Local art gallery integrates Hispanic Heritage Month with demand for climate change

Updated: Nov 4, 2022


Box Gallery found on Belvedere Road in the Heart of West Palm Beach, Fla.

Ronaldo Chang Barrero, the owner of West Palm Beach art warehouse, the Box Gallery, is finding new ways to integrate present social movements with Hispanic-influenced art. His gallery contains various works from over 50 local, national and international artists. Barrero chooses to display art representing underrepresented and overrepresented issues by finding artists that are not creating commodities, but have depth and context.


“Everything is a social justice exhibit,” Barrero says.

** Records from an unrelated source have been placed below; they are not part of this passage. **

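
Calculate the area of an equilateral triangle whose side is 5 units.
Area = (sqrt(3)/4) * s²
Area = (sqrt(3)/4) * 5²
Area = (sqrt(3)/4) * 25
Area = 10.83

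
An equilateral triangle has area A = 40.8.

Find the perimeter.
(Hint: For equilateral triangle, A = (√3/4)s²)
A = (√3/4)s²  →  s² = 4A/√3 = 4·40.8/√3 = 94.2236
s = 9.70688
Perimeter = 3s = 29.12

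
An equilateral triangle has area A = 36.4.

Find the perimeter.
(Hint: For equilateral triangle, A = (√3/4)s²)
A = (√3/4)s²  →  s² = 4A/√3 = 4·36.4/√3 = 84.0622
s = 9.16854
Perimeter = 3s = 27.51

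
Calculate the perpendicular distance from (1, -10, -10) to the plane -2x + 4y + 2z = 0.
d = |(-2)(1) + 4(-10) + 2(-10) - (0)| / √((-2)² + 4² + 2²) = 62/√24 = 12.66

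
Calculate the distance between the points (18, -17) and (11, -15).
Using the distance formula: d = sqrt((x₂-x₁)² + (y₂-y₁)²)
dx = 11 - 18 = -7
dy = (-15) - (-17) = 2
d = sqrt((-7)² + 2²) = sqrt(49 + 4) = sqrt(53) = 7.28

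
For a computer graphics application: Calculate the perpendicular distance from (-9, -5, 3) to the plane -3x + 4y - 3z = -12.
d = |(-3)(-9) + 4(-5) + (-3)(3) - (-12)| / √((-3)² + 4² + (-3)²) = 10/√34 = 1.715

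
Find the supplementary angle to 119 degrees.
Supplementary angles sum to 180 degrees.
Other angle = 180 - 119
Other angle = 61 degrees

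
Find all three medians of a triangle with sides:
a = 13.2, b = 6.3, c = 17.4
Using m_x = ½√(2y² + 2z² - x²):
m_a = ½√(2·6.3² + 2·17.4² - 13.2²) = ½√510.66 = 11.3
m_b = ½√(2·13.2² + 2·17.4² - 6.3²) = ½√914.31 = 15.12
m_c = ½√(2·13.2² + 2·6.3² - 17.4²) = ½√125.1 = 5.592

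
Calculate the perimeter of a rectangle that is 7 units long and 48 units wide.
Perimeter = 2 * (length + width)
Perimeter = 2 * (7 + 48)
Perimeter = 2 * 55
Perimeter = 110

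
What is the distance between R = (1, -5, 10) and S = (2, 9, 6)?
d = √[(1)² + (14)² + (-4)²] = √213 = 14.59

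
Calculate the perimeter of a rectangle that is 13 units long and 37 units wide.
Perimeter = 2 * (length + width)
Perimeter = 2 * (13 + 37)
Perimeter = 2 * 50
Perimeter = 100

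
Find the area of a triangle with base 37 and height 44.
Area = (1/2) * base * height
Area = (1/2) * 37 * 44
Area = 814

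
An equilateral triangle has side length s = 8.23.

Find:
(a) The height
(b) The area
(a) Height h = s·√3/2 = 8.23·√3/2 = 7.127
(b) Area = (√3/4)·s² = (√3/4)·8.23² = (√3/4)·67.7329 = 29.33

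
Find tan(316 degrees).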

For the past seven years, Barrero has held an annual exhibit for Hispanic Heritage Month. This year, this exhibit looks slightly different. With the United Nations Climate Change Hub 360, an event showcasing actions for climate change prevention, starting on Oct. 16, he wanted to combine the two events to create more influence for this particular exhibit.


“Hispanic Heritage [Month] did not make me shy away from the issue of the environment, or conservation and stewardship,” Barrero adds.


The Box Gallery is now displaying the work of Colombian artist, Moises Morales Duque, whose work debuted in San Fransisco and, later, Colombia. Duque takes an unorthodox approach to art by setting a blank canvas in public areas and welcoming people to paint freely, documenting the human footprint. Duque then paints around the stains and adds an animal in the middle of the man-made chaos.


Box Gallery owner Ronaldo Chang Barrero standing with Colombian artist Moises Morales Duque

“These paintings are a call to think a little bit more about our actions,” Duque expressed.


Duque invites all ages to paint on his canvases, but admits that children are normally the primary contributors. Both Barrero and Duque agreed that collecting impressions from children makes a stronger impression.


“The more footprints that we leave, the less room there is for cohabitation,” Barrero says.


By doing away with a normal exhibit, like highlighting artists of Hispanic heritage, Barrero, with the help of artist friend Duque, is becoming a strong driving force for social justice art.




The Box Gallery does not shy away from highlighting difficult topics that are being discussed by the youth of today. Barrero said he thinks of a gallery as a sacred space, or temple, where controversial conversations can exist without challenging others’ reputations.